秦芷夏下意识反问:“我为什么要在美国常住?”
“夫唱妇随啊。”汤加阅一本正经。
秦芷夏对汤加阅偶尔的胡说八道已经习惯了,也就没有去管。
车快要开到地方的时候,汤加阅本来笑得很漂亮的桃花眼,突然在眼镜后眯了一下。
他随即摘下眼睛,丝毫不掩饰眼中的凶狠,瞬间从一头狡黠的狐狸变身为孤狼,吓了秦芷夏一跳。
“你干什么?”秦芷夏不解地问。
“今天医院不要去了,我突然很难受,你在旁边照顾我一下吧。”汤加阅淡淡地说,眼睛一眨不眨地盯着前方。
秦芷夏想想,今天也没有什么特殊的事,便点点头答应了。
汤加阅缓缓倒车,眼睛依然目视着前方。

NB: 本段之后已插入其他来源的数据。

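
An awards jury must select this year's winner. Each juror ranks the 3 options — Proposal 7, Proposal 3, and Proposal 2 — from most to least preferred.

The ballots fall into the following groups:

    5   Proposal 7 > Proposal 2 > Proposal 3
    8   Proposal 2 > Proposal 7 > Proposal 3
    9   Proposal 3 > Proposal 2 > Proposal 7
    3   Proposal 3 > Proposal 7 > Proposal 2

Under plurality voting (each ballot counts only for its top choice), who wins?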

秦芷夏觉得不对,顺着他的视线看去,只能看到几辆空车而已。
“你到底是不是遇到仇家了?”秦芷夏眨了眨眼问道。
汤加阅点点头,眼睛里带着深意,扫了秦芷夏一眼:“也可以这么说。”
秦芷夏咂咂舌:“你这么长袖善舞的人也会有仇家?”
汤加阅沉默了一会儿,轻轻地说:“心里有想守护的,就肯定会遇到想破坏的。”
秦芷夏没有听懂,只觉得汤加阅突然变成了哲学家似的。
汤加阅放开音乐,车开得飞快,很快开到了自己的公寓。
秦芷夏跟着汤加阅走进去,第一次发现,汤加阅的内心,也许不像外表那么逗比。
他房间装修,竟然跟顾若修有点像,都是黑白风格,简单冷肃。
“坐,想不想喝咖啡?”汤加阅冲着沙发一指。
秦芷夏点点头,看着汤加阅走到吧台,用中古咖啡机慢慢磨着咖啡豆。
“你还很细心啊。”秦芷夏望着他认真的样子,由衷地说。
“因为是给你磨啊。”汤加阅低头笑了笑。
秦芷夏知道汤加阅又要胡说八道,很自觉地转移了话题:“有仇家找你,我看你一点都不紧张。”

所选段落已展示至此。